The UK has three main political parties – Labour, Conservative and Liberal Democrat. Traditionally the Conservatives have been to the right of the political spectrum, Labour has been on the left and the Liberals have taken the centre ground. However, in the last 10 to 15 years Labour and the Conservatives have both moved closer to the centre. The UK’s political system has space for many other parties representing a wider range of political views.
The UK has an ambivalent relationship with overt displays of flag-waving nationalism. The country’s relationship with the Union Jack flag, in particular, has been troubled. In the past it was hijacked as a symbol of the extreme right wing. In recent years the growing trend has been to display the flags of the constituent parts of the UK. So, for example, when England plays in the Football World Cup the team’s supporters will be awash with the St George’s Cross flag rather than the Union Jack.
The UK in the 1930s
During the 1930s the UK was caught up in the wave of support for fascist parties which swept through Europe in the run up to the Second World War. This manifested itself in the British Union of Fascists (BUF) headed by Oswald Mosley. Mosley and his followers were vocal in their espousal of extreme right-wing policies and were specifically anti-Communist and anti-Jewish. The BUF even had its own uniformed division – the notorious black shirts.
Mosley continued to be involved in politics until the 1960s, campaigning on an anti-immigration ticket. However, the defeat of European fascism in the Second World War effectively ended any likelihood of the BUF coming to power.
The UK in the 1970s
A further wave of right-wing politics came to prominence from the end of the 1960s onwards. The most visible political representation of this was the National Front – an aggressively pro-white, anti-immigration group. The National Front probably did more than any other organisation to tarnish the image of the Union Jack by adopting it as their symbol. However, when Margaret Thatcher’s right-wing Conservative administration came to power in 1979, the National Front’s anti-immigration stance was effectively usurped and the party was rendered obsolete. It was no longer necessary to support a fringe party.
The UK Today
The British National Party (BNP) is seen by some as a direct descendent of the National Front, although the party itself firmly refutes such allegations. Their stated aim is to preserve the “Britishness” of the UK and to ensure that ethnic minorities remain in the minority – although the legality of this has been seriously called into question by the British courts (see below). The BNP currently has about 60 local councillors and 2 MEPs. The party appears to be gathering new supporters from voters who feel let down by the main political parties. In part, the BNP has achieved this by adopting an apparently sensible stance on some issues such as crime and the accountability of MPs.

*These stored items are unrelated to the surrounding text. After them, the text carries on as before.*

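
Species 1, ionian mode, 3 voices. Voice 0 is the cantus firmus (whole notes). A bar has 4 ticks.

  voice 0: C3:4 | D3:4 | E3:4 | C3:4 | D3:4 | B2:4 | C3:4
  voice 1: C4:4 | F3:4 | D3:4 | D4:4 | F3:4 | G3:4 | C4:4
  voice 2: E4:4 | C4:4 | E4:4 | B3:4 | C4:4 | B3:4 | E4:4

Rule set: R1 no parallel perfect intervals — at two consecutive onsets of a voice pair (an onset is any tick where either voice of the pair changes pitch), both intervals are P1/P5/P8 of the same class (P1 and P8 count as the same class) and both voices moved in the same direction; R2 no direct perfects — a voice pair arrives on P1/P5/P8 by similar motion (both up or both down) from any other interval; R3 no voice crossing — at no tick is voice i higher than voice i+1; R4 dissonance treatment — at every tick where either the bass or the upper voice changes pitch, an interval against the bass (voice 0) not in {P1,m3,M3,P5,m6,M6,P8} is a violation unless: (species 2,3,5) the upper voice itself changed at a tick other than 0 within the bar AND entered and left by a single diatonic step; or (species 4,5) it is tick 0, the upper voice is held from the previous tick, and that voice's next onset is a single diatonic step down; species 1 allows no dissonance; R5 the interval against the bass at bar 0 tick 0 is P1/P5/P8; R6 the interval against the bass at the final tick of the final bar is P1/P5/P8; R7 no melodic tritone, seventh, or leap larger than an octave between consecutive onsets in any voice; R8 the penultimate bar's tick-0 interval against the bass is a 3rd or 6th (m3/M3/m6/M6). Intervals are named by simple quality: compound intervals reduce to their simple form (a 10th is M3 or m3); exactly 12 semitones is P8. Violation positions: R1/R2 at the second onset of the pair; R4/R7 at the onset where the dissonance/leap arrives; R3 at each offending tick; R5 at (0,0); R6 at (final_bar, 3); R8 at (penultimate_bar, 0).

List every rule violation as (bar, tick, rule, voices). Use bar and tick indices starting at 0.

bar 0: v0=C3 v1=C4 v2=E4 downbeat M3
bar 1: v0=D3 v1=F3 v2=C4 downbeat m7
bar 2: v0=E3 v1=D3 v2=E4 downbeat P8
bar 3: v0=C3 v1=D4 v2=B3 downbeat M7
bar 4: v0=D3 v1=F3 v2=C4 downbeat m7
bar 5: v0=B2 v1=G3 v2=B3 downbeat P8
bar 6: v0=C3 v1=C4 v2=E4 downbeat M3
  -> R5 @ bar 0 tick 0 v(0, 2): opens on M3
  -> R2 @ bar 1 tick 0 v(1, 2): C4/E4 M3 -> F3/C4 P5 similar
  -> R4 @ bar 1 tick 0 v(0, 2): D3/C4 m7 untreated
  -> R2 @ bar 2 tick 0 v(0, 2): D3/C4 m7 -> E3/E4 P8 similar
  -> R3 @ bar 2 tick 0 v(0, 1): E3 above D3
  -> R4 @ bar 2 tick 0 v(0, 1): E3/D3 M2 untreated
  -> R3 @ bar 2 tick 1 v(0, 1): E3 above D3
  -> R3 @ bar 2 tick 2 v(0, 1): E3 above D3
  -> R3 @ bar 2 tick 3 v(0, 1): E3 above D3
  -> R3 @ bar 3 tick 0 v(1, 2): D4 above B3
  -> R4 @ bar 3 tick 0 v(0, 1): C3/D4 M2 untreated
  -> R4 @ bar 3 tick 0 v(0, 2): C3/B3 M7 untreated
  -> R3 @ bar 3 tick 1 v(1, 2): D4 above B3
  -> R3 @ bar 3 tick 2 v(1, 2): D4 above B3
  -> R3 @ bar 3 tick 3 v(1, 2): D4 above B3
  -> R4 @ bar 4 tick 0 v(0, 2): D3/C4 m7 untreated
  -> R2 @ bar 5 tick 0 v(0, 2): D3/C4 m7 -> B2/B3 P8 similar
  -> R8 @ bar 5 tick 0 v(0, 2): penult P8 not 3rd/6th
  -> R2 @ bar 6 tick 0 v(0, 1): B2/G3 m6 -> C3/C4 P8 similar
  -> R6 @ bar 6 tick 3 v(0, 2): closes on M3

(0, 0, R5, (0, 2))
(1, 0, R2, (1, 2))
(1, 0, R4, (0, 2))
(2, 0, R2, (0, 2))
(2, 0, R3, (0, 1))
(2, 0, R4, (0, 1))
(2, 1, R3, (0, 1))
(2, 2, R3, (0, 1))
(2, 3, R3, (0, 1))
(3, 0, R3, (1, 2))
(3, 0, R4, (0, 1))
(3, 0, R4, (0, 2))
(3, 1, R3, (1, 2))
(3, 2, R3, (1, 2))
(3, 3, R3, (1, 2))
(4, 0, R4, (0, 2))
(5, 0, R2, (0, 2))
(5, 0, R8, (0, 2))
(6, 0, R2, (0, 1))
(6, 3, R6, (0, 2))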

The BNP’s policies on immigration include:
- an immediate end to all new immigration unless there are exceptional circumstances;
- the deportation of all who are in the UK unlawfully;
- providing grants to residents “of foreign descent” who wish leave the UK
There was considerable disquiet in 2009 when the BNP succeeded in getting elected to the European Parliament, which some saw as a legitimisation of a basically racist and unlawful organisation. However, with more credibility comes greater accountability. In March 2010 a judge banned the BNP from recruiting new members because their constitution was unlawful and incompatible with equality laws. The judge ordered the removal of an anti-immigration clause and one which insists on maintaining the British majority. The Judge also changed the wording of the BNP’s constitution so that members no longer have to pledge to support all of the party’s policies.
The UK Independence Party (UKIP) was founded on the belief that the UK should withdraw from the European Union. They too believe in maintaining or restoring the “Britishness” of the UK. However, UKIP concedes that being from an ethnic minority is not incompatible with “Britishness” and seeks to distance itself from other “extremist parties”. Nonetheless, their policies on immigration include an immediate five-year freeze on new immigrants, with stricter rules to apply thereafter. UKIP also proposes a 10-year probationary period for new citizens.
Whilst it seems unlikely that either the BNP or UKIP will become a major political party, let alone receive a majority in a general election, their growing popularity may be a reflection of the concerns felt by some sections of the UK population about the current immigration system.